The first NSF awarded supports creation of Foundation of Data Analysis (FODA) Institute that brings together basic research on applied mathematics, theoretical computer science and theoretical statistics, the university announced.
The award also will fund two national data science workshops designed to develop curriculum “anchored in the actual practice of data science work,” organizers said. The curricula materials, including course modules and exercises, will be publicly available.
The FODA Institute will tackle four “deep theoretical challenges,” organizers said. The first seeks to pursue and leverage a general complexity theory for inference. Improved inference tools could, for example, be applied to predictive analytics.
Other projects include “the power of stability as a computational-inferential principle,” using randomness as a resource in computational mathematics and the “principled” combination of science-based with data-driven models.

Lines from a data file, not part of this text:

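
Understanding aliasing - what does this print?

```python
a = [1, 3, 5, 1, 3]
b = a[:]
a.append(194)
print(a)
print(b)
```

Key concept: slice [:] creates copy.
Step by step:
`a = [1, 3, 5, 1, 3]` → a = [1, 3, 5, 1, 3]
`b = a[:]` → b = [1, 3, 5, 1, 3]
`a.append(194)` → a = [1, 3, 5, 1, 3, 194]
`print(a)` → prints [1, 3, 5, 1, 3, 194]
`print(b)` → prints [1, 3, 5, 1, 3]

Answer:
[1, 3, 5, 1, 3, 194]
[1, 3, 5, 1, 3]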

“Each of these challenges is situated squarely at the interface of theoretical computer science, theoretical statistics and applied mathematics, and the project will attempt to bridge the underlying interdisciplinary gaps to address some of the most important questions at the heart of data science today,” principal investigator Michael Mahoney noted in a statement.
The NSF data science award extends for three years. A phase one initiative is called Trans-disciplinary Research in Principles of Data Science. Twelve new research centers will be funded with a $17.7 million investment from NSF. The centers will compete for additional NSF funding during the program’s second phase.

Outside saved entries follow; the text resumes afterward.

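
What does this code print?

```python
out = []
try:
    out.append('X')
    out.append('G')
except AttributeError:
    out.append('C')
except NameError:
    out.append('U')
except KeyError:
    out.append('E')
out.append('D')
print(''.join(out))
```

Execution trace: 'X' (try body) → 'G' (try body, no exception) → 'D' (after the try/except). Output: XGD

Answer: XGD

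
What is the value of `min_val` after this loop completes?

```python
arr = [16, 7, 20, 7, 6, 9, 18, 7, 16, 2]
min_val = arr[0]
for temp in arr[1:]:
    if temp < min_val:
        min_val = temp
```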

Meanwhile, the data science curriculum award taps into existing data science programs at UC-Berkeley, including the Berkeley Institute for Data Science. The effort to extend the curriculum of the university’s Division of Data Sciences will help meet “growing demand for deepened expertise in data science foundations, methodologies and applications will define a new generation of data scientists,” the school said in announcing the NSF awards.
The Berkeley awards are part of a wider NSF effort called “Harnessing the Data Revolution.” The multi-disciplinary approach seeks among other things to support basic research in math, statistics and computer science to “enable data-driven discovery through visualization, better data mining [and] machine learning,” the agency said.
The NSF funding and the creation of the university’s data analysis institute anticipate the emergence of data science as a field that advances other areas of science and engineering. “Data science is emerging as a field in its own right,” said David Culler, interim dean of UC-Berkeley’s Division of Data Sciences. “New applications in a diverse range of disciplines will augment data science foundations as modern research becomes more data-intensive and data-rich.”
Among the analytics tools emerging from UC-Berkley is Apache Spark, which was created by the school’s Algorithms, Machines and People Lab. The team that created Spark went on to form Databricks.